WASHINGTON — Sen. Joseph R. Biden Jr., the ranking Democrat on the Senate Foreign Relations Committee, said Thursday that he returned from a Middle East tour last week "more hopeful than just about any time" about easing the tensions between Israel and the Palestinians.
But the Delaware lawmaker urged the Bush administration to appoint a special envoy to help ensure that the Palestinian Authority's Jan. 9 presidential election is successful and paves the way for a resumption of Israeli-Palestinian peace talks.
Biden, who met with Israeli Prime Minister Ariel Sharon, Palestinian leader Mahmoud Abbas and Egyptian President Hosni Mubarak, said all agreed there was an opportunity to make progress. Only Washington and most of Israel's Arab neighbors, Biden said, remain less than fully engaged.
In a briefing with reporters, Biden said Abbas -- who became chairman of the Palestine Liberation Organization last month, after the death of PLO chief and Palestinian Authority President Yasser Arafat -- told him that Palestinians must provide security for the Israelis because "we haven't any choice."
Abbas believes that he could control most of the militias involved in the uprising against Israel, Biden said. The Palestinian leader "focused on Israeli needs," he added.

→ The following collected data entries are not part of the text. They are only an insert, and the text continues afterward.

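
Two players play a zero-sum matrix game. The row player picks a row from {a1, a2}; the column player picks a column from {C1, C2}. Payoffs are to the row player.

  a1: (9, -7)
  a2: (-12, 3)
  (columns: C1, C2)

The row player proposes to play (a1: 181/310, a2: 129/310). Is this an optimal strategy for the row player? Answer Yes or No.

Against C1 this mix gives (181/310)·9 + (129/310)·(-12) = 81/310.
Against C2 this mix gives (181/310)·(-7) + (129/310)·3 = -88/31.
The column player will play C2, holding the row player to -88/31. Shifting weight toward the row that does better against C2 would raise this floor (the equalizing mix achieves -57/31 against both C2 and C1), so the proposed strategy is not optimal.

No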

Biden said Sharon similarly showed interest in addressing Palestinian needs. Sharon said the United States should give Abbas financial and political support to help ensure that the voting succeeds and negotiations with Israel resume.

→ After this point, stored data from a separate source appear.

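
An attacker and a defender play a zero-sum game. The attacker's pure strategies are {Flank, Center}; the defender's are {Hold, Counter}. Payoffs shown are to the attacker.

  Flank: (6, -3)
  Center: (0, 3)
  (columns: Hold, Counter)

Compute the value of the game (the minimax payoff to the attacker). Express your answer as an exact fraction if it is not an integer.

3/2

Row minima: Flank → -3, Center → 0; maximin = 0.
Column maxima: Hold → 6, Counter → 3; minimax = 3.
0 ≠ 3, so there is no saddle point; optimal play is mixed.
Let the attacker play Flank with probability p. Expected payoff against Hold: 6p + 0(1−p) = 6p; against Counter: (-3)p + 3(1−p) = −6p + 3.
Setting these equal: 6p = −6p + 3 ⇒ 12p = 3 ⇒ p = 1/4, and the value is (6)·(1/4) = 3/2.
For the defender: with q = P(Hold), equating Flank's and Center's payoffs gives 9q − 3 = −3q + 3 ⇒ q = 1/2.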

Although none of the leaders he spoke with asked for a special envoy, Biden said, he believed that the Bush administration should appoint one soon to work with the parties on the ground before and after the election.
"This is local politics right now," he said.
To survive politically, Abbas needs to address the hopes of his constituents, Biden said, and the U.S. should do what it can to help him. "He has to be able to deliver something" over the next three months, Biden said of Abbas, who this week called on Palestinians to end the armed struggle against Israel.
The senator said that he was unsure whether the administration understood the urgency of the situation and that he would like to see it offer suggestions on how it could help Abbas now.